In the Kenyan town of Naivasha, 25,000 people are employed in greenhouses, each the size of a football pitch. The global flower boom has propelled the town into a new era of progress, with freshly asphalted roads, and almost zero unemployment.
Indeed, in just twenty years the fresh cut flower trade has become one of Kenya’s principal employers after tea and tourism. Many of Britain’s top supermarkets source their flowers from Kenya, and have even set up initiatives which will aid in socio-economic development in the East-African nation.
Roses are grown year round in equatorial climates, and this has allowed a global network of producers to transport millions of flowers into our supermarkets within 48 hours of being picked.
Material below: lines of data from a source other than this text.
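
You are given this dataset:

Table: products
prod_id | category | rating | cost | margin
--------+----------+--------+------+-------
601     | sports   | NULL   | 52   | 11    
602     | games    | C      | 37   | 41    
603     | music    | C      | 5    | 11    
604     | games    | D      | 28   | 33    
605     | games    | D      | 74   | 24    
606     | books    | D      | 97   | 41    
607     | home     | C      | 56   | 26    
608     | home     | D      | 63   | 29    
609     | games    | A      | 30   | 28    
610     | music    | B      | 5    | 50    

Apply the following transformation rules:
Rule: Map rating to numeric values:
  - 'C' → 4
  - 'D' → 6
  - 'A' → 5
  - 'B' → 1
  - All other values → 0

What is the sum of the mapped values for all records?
42

Step 1: Apply mapping to each record
Step 2: Count by status:
  'C': 3 records × 4 = 12
  'D': 4 records × 6 = 24
  'A': 1 records × 5 = 5
  'B': 1 records × 1 = 1
Step 3: Sum all mapped values = 42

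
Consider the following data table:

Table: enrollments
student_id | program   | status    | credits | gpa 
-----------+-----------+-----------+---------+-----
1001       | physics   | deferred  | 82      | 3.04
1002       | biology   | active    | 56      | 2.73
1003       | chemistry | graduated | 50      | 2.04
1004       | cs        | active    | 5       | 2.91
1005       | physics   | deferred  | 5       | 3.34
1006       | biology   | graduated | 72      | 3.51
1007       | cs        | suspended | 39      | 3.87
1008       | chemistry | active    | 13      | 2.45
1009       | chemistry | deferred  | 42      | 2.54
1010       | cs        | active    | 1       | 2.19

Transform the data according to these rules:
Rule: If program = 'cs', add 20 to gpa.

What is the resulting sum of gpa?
88.62

Step 1: Count records where program = 'cs': 3
Step 2: Total bonus added: 3 × 20 = 60
Step 3: Original sum of gpa: 28.62
Step 4: Final sum = 28.62 + 60 = 88.62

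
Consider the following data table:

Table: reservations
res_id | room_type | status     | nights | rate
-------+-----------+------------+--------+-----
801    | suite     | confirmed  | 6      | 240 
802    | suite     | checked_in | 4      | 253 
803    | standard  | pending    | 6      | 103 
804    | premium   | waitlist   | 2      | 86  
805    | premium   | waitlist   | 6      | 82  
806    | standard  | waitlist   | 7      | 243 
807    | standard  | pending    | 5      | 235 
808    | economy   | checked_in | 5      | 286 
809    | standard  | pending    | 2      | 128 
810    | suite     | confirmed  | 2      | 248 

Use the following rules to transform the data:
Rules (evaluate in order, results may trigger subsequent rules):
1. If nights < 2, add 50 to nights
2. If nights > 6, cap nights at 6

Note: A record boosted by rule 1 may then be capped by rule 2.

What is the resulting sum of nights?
44

Step 1: Apply rule 1 to records with nights < 2
  - 0 records get bonus of 50
  - Of these, 0 records then exceed 6 and get capped
Step 2: Apply rule 2 to records with nights > 6
  - 1 records (original) are capped
Step 3: Calculate final sum = 44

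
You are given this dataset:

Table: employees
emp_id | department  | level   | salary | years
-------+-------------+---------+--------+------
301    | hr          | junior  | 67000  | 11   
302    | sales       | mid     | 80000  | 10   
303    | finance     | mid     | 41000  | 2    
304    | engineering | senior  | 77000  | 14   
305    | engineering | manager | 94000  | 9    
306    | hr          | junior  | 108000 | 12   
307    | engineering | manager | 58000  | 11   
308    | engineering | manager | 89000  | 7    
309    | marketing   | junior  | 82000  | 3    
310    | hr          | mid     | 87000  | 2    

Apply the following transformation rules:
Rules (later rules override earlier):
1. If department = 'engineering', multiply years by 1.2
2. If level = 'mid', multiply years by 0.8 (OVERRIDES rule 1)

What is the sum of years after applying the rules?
86.4

Step 1: Rule 2 takes priority for records with level = 'mid'
  - 3 records: 14 × 0.8 = 11.2
Step 2: Rule 1 applies to remaining records with department = 'engineering'
  - 4 records: 41 × 1.2 = 49.2
Step 3: Other records unchanged: 26
Step 4: Final sum = 11.2 + 49.2 + 26 = 86.4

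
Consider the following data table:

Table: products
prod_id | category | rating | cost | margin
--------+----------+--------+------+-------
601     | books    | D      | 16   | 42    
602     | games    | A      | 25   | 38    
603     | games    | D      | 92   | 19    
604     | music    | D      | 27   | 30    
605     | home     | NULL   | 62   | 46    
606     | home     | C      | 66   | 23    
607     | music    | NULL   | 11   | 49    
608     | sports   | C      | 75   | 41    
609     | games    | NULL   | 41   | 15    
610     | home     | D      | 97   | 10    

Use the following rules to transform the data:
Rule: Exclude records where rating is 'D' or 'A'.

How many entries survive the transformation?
5

Step 1: Count records to exclude
  - 4 (D) + 1 (A) = 5 records
Step 2: Total records: 10
Step 3: Remaining = 10 - 5 = 5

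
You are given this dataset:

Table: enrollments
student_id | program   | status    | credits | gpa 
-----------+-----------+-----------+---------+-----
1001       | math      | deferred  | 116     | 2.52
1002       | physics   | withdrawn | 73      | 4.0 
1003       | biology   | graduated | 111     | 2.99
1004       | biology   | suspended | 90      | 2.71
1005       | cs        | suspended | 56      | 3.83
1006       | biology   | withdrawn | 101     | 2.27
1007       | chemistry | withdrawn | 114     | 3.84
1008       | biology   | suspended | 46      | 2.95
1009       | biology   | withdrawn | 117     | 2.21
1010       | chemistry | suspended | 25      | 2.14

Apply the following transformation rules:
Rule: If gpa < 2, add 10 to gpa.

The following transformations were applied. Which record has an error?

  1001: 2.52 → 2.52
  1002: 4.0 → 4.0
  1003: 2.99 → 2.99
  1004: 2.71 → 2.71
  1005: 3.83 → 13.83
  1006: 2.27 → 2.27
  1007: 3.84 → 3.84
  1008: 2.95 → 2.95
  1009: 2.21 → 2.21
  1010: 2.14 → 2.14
Record 1005 has an error. The correct transformed value should be 3.83, not 13.83.

Step 1: Check each record against the rule
Step 2: Record 1005 has gpa = 3.83
Step 3: Since 3.83 >= 2, the bonus should not have been applied
Step 4: Correct value = 3.83, but claimed value = 13.83
Conclusion: Record 1005 has the error.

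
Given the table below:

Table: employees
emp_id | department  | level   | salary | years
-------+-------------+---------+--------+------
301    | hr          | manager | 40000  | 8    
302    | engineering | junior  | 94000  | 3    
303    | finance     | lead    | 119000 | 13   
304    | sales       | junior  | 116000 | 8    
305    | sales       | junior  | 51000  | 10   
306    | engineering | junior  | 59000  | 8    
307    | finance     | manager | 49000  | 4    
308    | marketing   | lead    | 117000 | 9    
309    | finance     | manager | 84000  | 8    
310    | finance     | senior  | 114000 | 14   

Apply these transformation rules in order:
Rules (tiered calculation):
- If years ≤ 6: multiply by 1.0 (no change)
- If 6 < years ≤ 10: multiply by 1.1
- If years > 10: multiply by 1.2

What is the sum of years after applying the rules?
95.5

Step 1: Tier 1 (years ≤ 6): 2 records, sum = 7 × 1.0 = 7.0
Step 2: Tier 2 (6 < years ≤ 10): 6 records, sum = 51 × 1.1 = 56.1
Step 3: Tier 3 (years > 10): 2 records, sum = 27 × 1.2 = 32.4
Step 4: Final sum = 7.0 + 56.1 + 32.4 = 95.5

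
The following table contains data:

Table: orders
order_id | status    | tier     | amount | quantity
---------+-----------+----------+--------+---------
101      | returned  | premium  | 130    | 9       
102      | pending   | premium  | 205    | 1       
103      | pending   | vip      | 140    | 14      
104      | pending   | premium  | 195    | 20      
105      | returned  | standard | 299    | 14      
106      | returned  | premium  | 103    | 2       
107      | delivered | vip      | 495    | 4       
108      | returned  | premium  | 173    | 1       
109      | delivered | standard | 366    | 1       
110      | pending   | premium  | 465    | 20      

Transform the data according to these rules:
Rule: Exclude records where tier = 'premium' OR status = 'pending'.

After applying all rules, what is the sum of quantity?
19

Step 1: Find records where tier = 'premium' OR status = 'pending'
Step 2: 7 records match, summing to 67
Step 3: Original sum: 86
Step 4: Remaining sum = 86 - 67 = 19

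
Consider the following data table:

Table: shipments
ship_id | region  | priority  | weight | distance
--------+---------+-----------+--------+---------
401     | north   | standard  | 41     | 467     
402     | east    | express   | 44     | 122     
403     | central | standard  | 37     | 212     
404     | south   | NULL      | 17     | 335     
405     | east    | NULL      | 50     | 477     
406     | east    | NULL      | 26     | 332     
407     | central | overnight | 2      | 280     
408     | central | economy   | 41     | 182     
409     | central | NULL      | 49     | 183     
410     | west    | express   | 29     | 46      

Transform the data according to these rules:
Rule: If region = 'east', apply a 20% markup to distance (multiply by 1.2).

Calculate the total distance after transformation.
2822.2

Step 1: Records with region = 'east' have total distance = 931
Step 2: Apply multiplier: 931 × 1.2 = 1117.2
Step 3: Other records total: 1705
Step 4: Final sum = 1117.2 + 1705 = 2822.2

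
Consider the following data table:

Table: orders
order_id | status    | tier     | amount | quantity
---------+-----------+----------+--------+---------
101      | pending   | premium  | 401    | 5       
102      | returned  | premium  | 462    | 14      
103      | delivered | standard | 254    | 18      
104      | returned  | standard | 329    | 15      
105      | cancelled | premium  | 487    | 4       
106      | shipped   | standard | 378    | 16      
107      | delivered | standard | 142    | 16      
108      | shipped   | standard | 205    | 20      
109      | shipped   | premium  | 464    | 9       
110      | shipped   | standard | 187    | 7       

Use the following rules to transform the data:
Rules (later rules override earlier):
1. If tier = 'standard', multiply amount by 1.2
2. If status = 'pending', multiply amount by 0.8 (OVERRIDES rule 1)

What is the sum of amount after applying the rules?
3527.8

Step 1: Rule 2 takes priority for records with status = 'pending'
  - 1 records: 401 × 0.8 = 320.8
Step 2: Rule 1 applies to remaining records with tier = 'standard'
  - 6 records: 1495 × 1.2 = 1794.0
Step 3: Other records unchanged: 1413
Step 4: Final sum = 320.8 + 1794.0 + 1413 = 3527.8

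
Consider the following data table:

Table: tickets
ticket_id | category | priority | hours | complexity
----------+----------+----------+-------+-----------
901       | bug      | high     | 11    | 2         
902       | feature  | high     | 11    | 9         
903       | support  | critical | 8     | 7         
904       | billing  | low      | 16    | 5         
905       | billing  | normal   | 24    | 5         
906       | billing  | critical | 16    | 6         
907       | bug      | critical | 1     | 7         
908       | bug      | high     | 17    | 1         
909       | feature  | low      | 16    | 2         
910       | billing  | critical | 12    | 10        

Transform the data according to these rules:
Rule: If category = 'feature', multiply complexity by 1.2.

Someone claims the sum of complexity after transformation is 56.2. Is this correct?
Yes, the result is correct.

Step 1: Calculate the correct sum after transformation
Step 2: Apply multiplier 1.2 to records where category = 'feature'
Step 3: Correct result = 56.2
Step 4: Claimed result = 56.2
Step 5: 56.2 = 56.2 ✓
Conclusion: The claimed result is correct.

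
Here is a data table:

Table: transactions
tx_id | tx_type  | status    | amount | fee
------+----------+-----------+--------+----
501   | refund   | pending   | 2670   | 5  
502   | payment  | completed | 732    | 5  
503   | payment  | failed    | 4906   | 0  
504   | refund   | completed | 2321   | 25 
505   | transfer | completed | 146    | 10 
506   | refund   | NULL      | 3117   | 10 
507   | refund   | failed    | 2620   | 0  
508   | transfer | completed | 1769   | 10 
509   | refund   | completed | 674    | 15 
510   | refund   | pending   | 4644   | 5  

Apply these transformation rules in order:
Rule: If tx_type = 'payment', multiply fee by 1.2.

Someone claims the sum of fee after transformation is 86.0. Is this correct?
Yes, the result is correct.

Step 1: Calculate the correct sum after transformation
Step 2: Apply multiplier 1.2 to records where tx_type = 'payment'
Step 3: Correct result = 86.0
Step 4: Claimed result = 86.0
Step 5: 86.0 = 86.0 ✓
Conclusion: The claimed result is correct.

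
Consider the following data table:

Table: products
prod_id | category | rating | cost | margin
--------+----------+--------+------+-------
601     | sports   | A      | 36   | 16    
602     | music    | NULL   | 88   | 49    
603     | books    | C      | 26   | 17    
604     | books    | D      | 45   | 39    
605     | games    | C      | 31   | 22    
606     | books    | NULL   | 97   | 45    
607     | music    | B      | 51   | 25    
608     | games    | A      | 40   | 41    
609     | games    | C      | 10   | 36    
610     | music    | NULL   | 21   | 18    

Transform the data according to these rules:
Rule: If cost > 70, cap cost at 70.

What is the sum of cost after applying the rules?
400

Step 1: 2 records have cost > 70
Step 2: These records originally summed to 185
Step 3: After capping: 2 × 70 = 140
Step 4: Unaffected records sum: 260
Step 5: Final sum = 140 + 260 = 400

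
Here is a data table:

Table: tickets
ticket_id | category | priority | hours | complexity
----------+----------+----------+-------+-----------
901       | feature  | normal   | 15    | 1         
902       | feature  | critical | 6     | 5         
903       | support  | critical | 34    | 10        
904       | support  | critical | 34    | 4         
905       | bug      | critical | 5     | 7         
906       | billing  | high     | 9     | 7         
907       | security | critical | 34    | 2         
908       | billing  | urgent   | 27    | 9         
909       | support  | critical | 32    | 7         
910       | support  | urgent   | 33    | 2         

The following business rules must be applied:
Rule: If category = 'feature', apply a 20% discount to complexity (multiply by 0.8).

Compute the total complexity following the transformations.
52.8

Step 1: Records with category = 'feature' have total complexity = 6
Step 2: Apply multiplier: 6 × 0.8 = 4.8
Step 3: Other records total: 48
Step 4: Final sum = 4.8 + 48 = 52.8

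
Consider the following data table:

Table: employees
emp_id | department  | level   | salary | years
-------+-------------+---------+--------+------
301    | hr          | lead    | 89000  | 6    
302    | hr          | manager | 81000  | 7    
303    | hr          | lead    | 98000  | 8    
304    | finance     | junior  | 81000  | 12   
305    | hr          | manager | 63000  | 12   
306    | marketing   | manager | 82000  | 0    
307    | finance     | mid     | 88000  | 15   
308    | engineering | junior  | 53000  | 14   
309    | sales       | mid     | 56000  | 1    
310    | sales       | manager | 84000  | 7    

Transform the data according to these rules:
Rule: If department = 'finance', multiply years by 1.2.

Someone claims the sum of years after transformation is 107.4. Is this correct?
No, the correct result is 87.4.

Step 1: Calculate the correct sum after transformation
Step 2: Apply multiplier 1.2 to records where department = 'finance'
Step 3: Correct result = 87.4
Step 4: Claimed result = 107.4
Step 5: 87.4 ≠ 107.4
Conclusion: The claimed result is incorrect. The correct answer is 87.4.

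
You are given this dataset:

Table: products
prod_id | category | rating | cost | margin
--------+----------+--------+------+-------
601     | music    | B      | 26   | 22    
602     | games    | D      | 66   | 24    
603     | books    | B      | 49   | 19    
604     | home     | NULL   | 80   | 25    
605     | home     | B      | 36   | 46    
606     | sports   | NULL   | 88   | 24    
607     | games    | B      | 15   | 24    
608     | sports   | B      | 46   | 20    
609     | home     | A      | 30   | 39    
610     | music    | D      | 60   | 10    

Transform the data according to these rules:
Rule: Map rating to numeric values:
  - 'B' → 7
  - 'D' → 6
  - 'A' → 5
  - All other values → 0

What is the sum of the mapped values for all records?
52

Step 1: Apply mapping to each record
Step 2: Count by status:
  'B': 5 records × 7 = 35
  'D': 2 records × 6 = 12
  'A': 1 records × 5 = 5
Step 3: Sum all mapped values = 52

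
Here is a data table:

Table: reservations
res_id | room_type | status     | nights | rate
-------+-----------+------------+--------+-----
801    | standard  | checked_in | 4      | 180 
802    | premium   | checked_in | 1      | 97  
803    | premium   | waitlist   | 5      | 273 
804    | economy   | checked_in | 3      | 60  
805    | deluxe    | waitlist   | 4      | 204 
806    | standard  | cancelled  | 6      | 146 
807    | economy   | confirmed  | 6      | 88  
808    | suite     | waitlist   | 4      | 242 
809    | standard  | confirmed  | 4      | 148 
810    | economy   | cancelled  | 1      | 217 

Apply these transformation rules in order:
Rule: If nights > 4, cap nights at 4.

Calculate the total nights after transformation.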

They are shipped via Holland, to a hub, one of the largest indoor spaces in the world, joining other flowers arriving from places such as Australia and Colombia and then shipped out via HGV all over Europe.
Robin Parker, of Cheshire based greenhouse designers, Gabriel Ash welcomes this global approach,
“It is astounding to think that a flower grown as far away as Kenya or Australia can be potentially in a vase on your sitting room table within 48 hours. A truly globalized marketplace has enabled both the consumer and the provider to cut costs. It also helps build green industries that can be beneficial to less developed parts of the world.”
Inevitably there is a downside to this mass production of roses in countries such as Kenya. Ecosystems are put under stress due to the use of intensive pesticides, and there are key questions to be asked about the amount of water usage required to keep the huge greenhouses irrigated. Hopefully, the colossal amounts of money circulating the industry will lead the farmers to invest in more sustainable methods of cultivation. Sustainability, coupled with socio-economic development and education will be the key to the long term survival of projects such as this.